Assuming the electron is at rest (and hence starts with zero momentum), we can use conservation of momentum here. The final momentum of the electron can be derived using the following definition:
p = E / c, where E is the energy and c is the speed of light
Momentum is being transferred from the photon to the electron. So, we can write this as
p[electron] = sqrt( E[photon]^2 - E[electron]^2 ) / c
All we did was expand the energy term from the definition to account for the momentum transfer. We can also write out the energy of the electron using mass-energy equivalence E=mc^2
p[electron] = sqrt( E[photon]^2 - (m[electron]*c^2)^2 ) / c
You can calculate that out, as you now have all the needed quantities.
For the second part, we know that momentum must be conserved.
p[photon, initial] = p[photon, final] + p[electron]
We just calculated p[electron]. We can find p[photon, initial] simply by using the definition of momentum as stated above.

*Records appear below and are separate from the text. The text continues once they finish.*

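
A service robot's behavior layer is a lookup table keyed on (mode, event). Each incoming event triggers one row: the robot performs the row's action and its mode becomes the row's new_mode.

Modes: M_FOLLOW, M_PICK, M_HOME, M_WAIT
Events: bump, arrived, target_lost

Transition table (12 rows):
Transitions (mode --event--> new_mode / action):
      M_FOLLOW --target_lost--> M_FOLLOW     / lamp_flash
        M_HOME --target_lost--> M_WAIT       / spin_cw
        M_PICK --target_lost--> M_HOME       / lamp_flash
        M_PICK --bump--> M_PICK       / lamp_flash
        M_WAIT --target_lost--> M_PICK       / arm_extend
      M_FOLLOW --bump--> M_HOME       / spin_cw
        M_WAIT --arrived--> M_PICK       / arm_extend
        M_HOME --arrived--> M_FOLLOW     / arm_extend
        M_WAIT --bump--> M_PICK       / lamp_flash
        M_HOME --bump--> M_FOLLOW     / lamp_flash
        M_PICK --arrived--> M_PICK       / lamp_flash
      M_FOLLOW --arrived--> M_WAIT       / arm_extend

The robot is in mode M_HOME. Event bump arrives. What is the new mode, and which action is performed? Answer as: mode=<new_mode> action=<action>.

mode=M_FOLLOW action=lamp_flash

current mode = M_HOME; filter table to that mode:
  (M_HOME, target_lost) → (M_WAIT, spin_cw)
  (M_HOME, arrived) → (M_FOLLOW, arm_extend)
  (M_HOME, bump) → (M_FOLLOW, lamp_flash)  ← event matches
event = bump selects (M_FOLLOW, lamp_flash)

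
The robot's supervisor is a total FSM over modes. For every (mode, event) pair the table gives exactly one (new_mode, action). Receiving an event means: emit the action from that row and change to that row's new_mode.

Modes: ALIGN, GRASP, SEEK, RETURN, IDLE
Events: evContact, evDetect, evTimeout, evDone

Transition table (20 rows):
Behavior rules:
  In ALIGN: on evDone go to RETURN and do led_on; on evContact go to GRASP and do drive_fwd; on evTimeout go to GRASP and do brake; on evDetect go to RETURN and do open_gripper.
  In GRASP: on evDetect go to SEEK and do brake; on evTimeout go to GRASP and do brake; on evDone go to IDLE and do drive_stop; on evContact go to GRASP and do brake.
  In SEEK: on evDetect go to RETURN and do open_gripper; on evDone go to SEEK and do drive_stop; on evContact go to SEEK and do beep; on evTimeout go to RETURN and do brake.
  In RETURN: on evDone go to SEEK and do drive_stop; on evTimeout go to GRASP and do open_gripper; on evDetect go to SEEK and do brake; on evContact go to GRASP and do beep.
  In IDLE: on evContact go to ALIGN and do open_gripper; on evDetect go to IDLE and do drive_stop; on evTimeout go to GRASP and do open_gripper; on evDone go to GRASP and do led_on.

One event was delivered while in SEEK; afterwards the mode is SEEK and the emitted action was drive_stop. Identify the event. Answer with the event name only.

evDone

try evContact: (SEEK, evContact) → (SEEK, beep)
try evDetect: (SEEK, evDetect) → (RETURN, open_gripper)
try evTimeout: (SEEK, evTimeout) → (RETURN, brake)
try evDone: (SEEK, evDone) → (SEEK, drive_stop)  ← matches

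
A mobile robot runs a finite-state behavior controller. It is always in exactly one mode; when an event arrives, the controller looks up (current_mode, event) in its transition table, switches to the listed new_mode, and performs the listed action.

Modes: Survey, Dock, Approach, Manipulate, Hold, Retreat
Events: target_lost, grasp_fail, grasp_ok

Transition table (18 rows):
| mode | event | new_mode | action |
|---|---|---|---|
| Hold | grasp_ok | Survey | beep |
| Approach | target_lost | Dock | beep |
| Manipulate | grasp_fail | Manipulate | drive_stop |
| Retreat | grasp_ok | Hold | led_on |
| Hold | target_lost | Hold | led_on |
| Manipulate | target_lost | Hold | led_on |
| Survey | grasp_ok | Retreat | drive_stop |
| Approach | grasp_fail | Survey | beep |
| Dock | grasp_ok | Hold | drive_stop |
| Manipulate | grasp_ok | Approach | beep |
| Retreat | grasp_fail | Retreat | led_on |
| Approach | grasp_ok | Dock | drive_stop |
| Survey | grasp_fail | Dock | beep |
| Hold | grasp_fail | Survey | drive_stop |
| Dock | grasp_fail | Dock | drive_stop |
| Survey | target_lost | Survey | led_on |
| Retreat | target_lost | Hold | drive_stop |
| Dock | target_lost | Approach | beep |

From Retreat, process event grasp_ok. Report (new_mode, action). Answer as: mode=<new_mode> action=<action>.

mode=Hold action=led_on

current mode = Retreat; filter table to that mode:
  (Retreat, grasp_ok) → (Hold, led_on)  ← event matches
  (Retreat, grasp_fail) → (Retreat, led_on)
  (Retreat, target_lost) → (Hold, drive_stop)
event = grasp_ok selects (Hold, led_on)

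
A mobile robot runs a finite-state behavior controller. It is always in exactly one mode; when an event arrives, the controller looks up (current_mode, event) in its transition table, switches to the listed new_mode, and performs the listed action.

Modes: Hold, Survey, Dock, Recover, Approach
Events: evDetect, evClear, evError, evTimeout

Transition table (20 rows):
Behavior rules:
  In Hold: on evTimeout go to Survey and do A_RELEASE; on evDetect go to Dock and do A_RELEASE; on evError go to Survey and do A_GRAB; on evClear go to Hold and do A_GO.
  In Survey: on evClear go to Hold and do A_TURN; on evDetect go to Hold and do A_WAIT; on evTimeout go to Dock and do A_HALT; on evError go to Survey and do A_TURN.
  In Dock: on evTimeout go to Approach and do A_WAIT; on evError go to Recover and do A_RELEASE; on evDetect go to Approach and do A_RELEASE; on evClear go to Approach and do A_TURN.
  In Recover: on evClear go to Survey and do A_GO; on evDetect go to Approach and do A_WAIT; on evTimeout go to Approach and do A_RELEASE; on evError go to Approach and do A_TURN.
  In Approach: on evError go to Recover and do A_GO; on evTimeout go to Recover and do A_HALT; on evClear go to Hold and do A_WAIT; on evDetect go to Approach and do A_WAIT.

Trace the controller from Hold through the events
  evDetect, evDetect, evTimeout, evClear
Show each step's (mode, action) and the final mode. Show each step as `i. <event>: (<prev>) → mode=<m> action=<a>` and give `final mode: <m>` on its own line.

final mode: Survey

1. evDetect: (Hold) → mode=Dock action=A_RELEASE
2. evDetect: (Dock) → mode=Approach action=A_RELEASE
3. evTimeout: (Approach) → mode=Recover action=A_HALT
4. evClear: (Recover) → mode=Survey action=A_GO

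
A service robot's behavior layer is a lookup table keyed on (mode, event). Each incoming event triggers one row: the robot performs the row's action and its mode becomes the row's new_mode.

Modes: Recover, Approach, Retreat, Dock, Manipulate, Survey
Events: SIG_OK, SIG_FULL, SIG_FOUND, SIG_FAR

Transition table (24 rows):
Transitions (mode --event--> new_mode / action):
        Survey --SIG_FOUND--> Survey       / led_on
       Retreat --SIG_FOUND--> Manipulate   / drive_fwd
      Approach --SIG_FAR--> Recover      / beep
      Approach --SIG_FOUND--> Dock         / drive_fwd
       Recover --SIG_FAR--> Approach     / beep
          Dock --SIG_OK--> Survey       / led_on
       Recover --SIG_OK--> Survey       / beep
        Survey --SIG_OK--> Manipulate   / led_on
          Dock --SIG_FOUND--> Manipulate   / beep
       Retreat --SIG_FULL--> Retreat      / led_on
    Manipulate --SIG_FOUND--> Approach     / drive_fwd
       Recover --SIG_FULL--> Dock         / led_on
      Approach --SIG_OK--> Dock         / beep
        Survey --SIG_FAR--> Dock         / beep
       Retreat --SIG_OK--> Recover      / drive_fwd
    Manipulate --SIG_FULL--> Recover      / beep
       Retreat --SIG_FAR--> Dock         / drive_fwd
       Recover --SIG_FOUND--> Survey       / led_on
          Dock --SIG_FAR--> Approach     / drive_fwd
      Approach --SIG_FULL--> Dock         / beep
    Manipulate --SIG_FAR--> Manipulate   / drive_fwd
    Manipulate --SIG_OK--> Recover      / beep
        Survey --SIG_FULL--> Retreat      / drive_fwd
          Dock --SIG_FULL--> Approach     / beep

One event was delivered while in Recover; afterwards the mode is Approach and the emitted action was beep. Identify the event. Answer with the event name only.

SIG_FAR

try SIG_OK: (Recover, SIG_OK) → (Survey, beep)
try SIG_FULL: (Recover, SIG_FULL) → (Dock, led_on)
try SIG_FOUND: (Recover, SIG_FOUND) → (Survey, led_on)
try SIG_FAR: (Recover, SIG_FAR) → (Approach, beep)  ← matches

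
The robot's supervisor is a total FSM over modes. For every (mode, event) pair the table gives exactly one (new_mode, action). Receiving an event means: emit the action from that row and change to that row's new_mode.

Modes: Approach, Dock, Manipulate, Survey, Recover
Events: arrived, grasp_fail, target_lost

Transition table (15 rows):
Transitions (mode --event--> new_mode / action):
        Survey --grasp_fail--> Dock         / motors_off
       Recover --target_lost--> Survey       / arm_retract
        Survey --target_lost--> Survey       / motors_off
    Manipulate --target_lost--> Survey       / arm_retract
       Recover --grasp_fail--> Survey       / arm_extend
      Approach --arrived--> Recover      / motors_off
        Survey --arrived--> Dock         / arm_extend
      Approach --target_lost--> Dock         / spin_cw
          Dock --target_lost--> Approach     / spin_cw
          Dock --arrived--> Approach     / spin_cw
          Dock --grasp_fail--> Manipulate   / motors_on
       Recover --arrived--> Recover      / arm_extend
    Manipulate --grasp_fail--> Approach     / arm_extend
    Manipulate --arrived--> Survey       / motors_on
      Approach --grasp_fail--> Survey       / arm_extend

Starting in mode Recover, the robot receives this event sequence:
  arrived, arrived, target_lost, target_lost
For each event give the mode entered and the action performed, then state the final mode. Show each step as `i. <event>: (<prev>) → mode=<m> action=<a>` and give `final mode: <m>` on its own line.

final mode: Survey

1. arrived: (Recover) → mode=Recover action=arm_extend
2. arrived: (Recover) → mode=Recover action=arm_extend
3. target_lost: (Recover) → mode=Survey action=arm_retract
4. target_lost: (Survey) → mode=Survey action=motors_off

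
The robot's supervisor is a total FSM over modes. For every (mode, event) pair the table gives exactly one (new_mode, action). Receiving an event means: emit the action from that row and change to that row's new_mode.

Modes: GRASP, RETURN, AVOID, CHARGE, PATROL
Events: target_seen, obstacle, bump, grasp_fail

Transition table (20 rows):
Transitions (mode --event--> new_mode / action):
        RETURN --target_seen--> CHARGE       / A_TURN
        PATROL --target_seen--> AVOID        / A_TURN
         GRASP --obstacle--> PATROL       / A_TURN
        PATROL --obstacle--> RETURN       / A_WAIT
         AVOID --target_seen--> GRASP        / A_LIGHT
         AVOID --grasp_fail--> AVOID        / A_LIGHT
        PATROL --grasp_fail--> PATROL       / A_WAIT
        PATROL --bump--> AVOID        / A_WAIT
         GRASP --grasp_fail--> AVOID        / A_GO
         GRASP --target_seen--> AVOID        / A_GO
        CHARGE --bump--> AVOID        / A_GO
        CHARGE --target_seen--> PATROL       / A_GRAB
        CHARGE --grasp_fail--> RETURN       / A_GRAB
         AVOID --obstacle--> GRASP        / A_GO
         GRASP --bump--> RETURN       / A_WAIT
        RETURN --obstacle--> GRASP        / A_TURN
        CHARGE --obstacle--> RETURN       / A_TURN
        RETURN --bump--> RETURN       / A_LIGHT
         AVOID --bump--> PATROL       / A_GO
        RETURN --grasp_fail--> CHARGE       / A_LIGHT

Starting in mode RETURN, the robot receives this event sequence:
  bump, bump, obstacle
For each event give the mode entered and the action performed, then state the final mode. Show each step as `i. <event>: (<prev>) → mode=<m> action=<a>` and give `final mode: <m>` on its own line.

1. bump: (RETURN) → mode=RETURN action=A_LIGHT
2. bump: (RETURN) → mode=RETURN action=A_LIGHT
3. obstacle: (RETURN) → mode=GRASP action=A_TURN

final mode: GRASP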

p[photon, initial] = E[photon, initial] / c
Now we know p[photon, final].
We can then use the path length difference equation (modified algebraically for momentum) for the photon to find the angle.
wavelength[final] - wavelength [initial] = h/mc*(1 - cos(theta))
1/p[final] - 1/p[initial] = h/mc*(1-cos(theta)).
Note that this theta is the difference in the angle of the incident photon and the scattered photon. To find the angle of the recoiled electron, you can apply conservation of momentum (in the direction perpendicular to the incident photon trajectory) and some basic trig.